Родители собрали меня в путь, в тот край таёжный, куда только самолётом можно долететь. Оказалось, что и самолёта мало. Прямо у трапа встретил меня Слава, бегом потащил на край поля к вертолёту, уже готовому к отлёту. Лётчик приветливо помахал нам из кабины. Мы взлетели. Шумели винты, лес внизу казался мхом, озёра – зеркалами. Солнце сквозь иллюминатор скользило по счастливому Славиному лицу.  В излучине широкой реки на большой поляне палатки, как игрушечки. Несколько домиков. Всё так ново, необычно. Двухэтажный типовой дом, фасад которого, обитый досками, так покривился, что напоминает вальс «Над волнами» - капризы вечной мерзлоты.  Дверь на тяжёлом блоке, скрипучая лестница, тёмный коридор. Слава распахнул дверь в комнату, показавшуюся мне огромной. Может, потому, что была она пуста. Через большое окно незакатное северное солнце играло, блестело на ярких половицах. Вот так – с нуля,  шагнули мы через порог, опустили на пол два мои чемодана. Тут раздался гомон и шум. Высокие загорелые ребята внесли большой полосатый  пружинный матрас и по моим указаниям таскали его, пока я  выбрала достойное место, и  установили на четырёх кирпичах. Следом появился стол, два стула и стеллаж – всё самодельное, новое, пахнущее новизной и счастьем.  Я была просто в восторге. «Подожди, ещё не всё! Главный сюрприз! Внести приданое невесты!» И появились два больших ящика  в которых оказалось всё необходимое для жизни. Этот сюрприз приготовили мои милые родители.  Они всё отправили заранее, а мне сказали, что пришлют потом.  И чего только они не прислали. Многое, конечно по Славиной подсказке. Просто всё предусмотрели. Начали мы разбирать это богатство, а тут вошла без стука высокая худощавая женщина: «Это что вы так в коридоре намусорили? Я, как управдом, предупреждаю: мы тут все больные чистотой!» Я, естественно, вспыхнула. Но Слава, как всегда, оказался на высоте: «Ольга Петровна, дорогая! Да ведь и мы не в хлеву вырастали. Просто новоселье у нас, мебель расставляем. Жена приехала и смотрите, что привезла», - сказал он, доставая из ящика два  веника. «Веники?! Настоящие!?» - ахнула  суровая Ольга Петровна, – здесь ведь мы  самодельными метём!» - «Ольга Петровна! Не сочтите за обиду, – сказал Слава, – конечно, женщинам букеты полагается дарить. Но можно, мы  Вам веник подарим!» - «Мне? Правда? Ой, да его надо кипятком. Я сейчас! Да вы не волнуйтесь, я понимаю – переезд. Я всё сама приберу!» - лепетала она, поспешно удаляясь и прижимая к груди  золотистый пахучий веер.

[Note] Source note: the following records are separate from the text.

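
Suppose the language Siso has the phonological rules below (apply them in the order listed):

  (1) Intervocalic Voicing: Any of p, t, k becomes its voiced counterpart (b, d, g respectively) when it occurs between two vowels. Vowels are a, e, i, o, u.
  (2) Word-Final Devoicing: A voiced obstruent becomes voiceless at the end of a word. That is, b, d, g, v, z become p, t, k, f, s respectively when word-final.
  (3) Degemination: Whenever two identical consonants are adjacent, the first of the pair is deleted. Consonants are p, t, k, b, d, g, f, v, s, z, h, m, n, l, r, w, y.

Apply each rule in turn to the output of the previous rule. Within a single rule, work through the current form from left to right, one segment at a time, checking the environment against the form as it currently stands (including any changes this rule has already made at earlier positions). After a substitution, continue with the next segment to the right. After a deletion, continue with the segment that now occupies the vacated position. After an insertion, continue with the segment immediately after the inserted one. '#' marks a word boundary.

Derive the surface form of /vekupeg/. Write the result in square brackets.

(1) Intervocalic Voicing: [vekupeg] → [vegubeg]
(2) Word-Final Devoicing: [vegubeg] → [vegubek]
(3) Degemination: no change — [vegubek]

[vegubek]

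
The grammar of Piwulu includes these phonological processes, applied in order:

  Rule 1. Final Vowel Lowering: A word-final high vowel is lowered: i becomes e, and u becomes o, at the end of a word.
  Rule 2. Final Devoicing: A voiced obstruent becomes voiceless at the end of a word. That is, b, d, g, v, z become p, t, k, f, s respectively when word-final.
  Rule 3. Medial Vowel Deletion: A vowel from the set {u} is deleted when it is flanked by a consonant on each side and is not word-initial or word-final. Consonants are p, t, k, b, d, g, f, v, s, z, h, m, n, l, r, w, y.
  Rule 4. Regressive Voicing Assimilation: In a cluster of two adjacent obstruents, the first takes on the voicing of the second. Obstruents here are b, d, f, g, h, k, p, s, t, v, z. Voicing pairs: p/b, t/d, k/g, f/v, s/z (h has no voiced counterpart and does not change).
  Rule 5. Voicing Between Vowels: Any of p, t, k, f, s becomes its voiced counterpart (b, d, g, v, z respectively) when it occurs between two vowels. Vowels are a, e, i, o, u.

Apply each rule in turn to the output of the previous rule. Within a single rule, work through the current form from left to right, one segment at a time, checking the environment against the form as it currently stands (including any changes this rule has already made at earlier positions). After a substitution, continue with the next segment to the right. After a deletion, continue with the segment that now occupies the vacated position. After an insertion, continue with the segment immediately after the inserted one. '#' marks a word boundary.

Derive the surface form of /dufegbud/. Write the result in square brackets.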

Мы продолжали устраиваться. Повесили красивые шторы. Стол покрыли скатертью.  Большой оранжевый абажур скрыл голую лампочку.  Матрас украсило, засияло то самое покрывало. Взглянув на него, я как-то вдруг загрустила. Пожалела, что не случилось у нас традиционного ухаживания с ожиданием под часами, букетами роз и т.д. Слава моментально догадался, о чём я думаю, и сказал, что если у всех самое красивое и хорошее время  - ухаживание, то у нас будет как раз самое хорошее после свадьбы и всегда.  «Слово моряка?» - спросила я шутливо. «Слово моряка!» - ответил он очень серьёзно. Так всё и стало по его слову.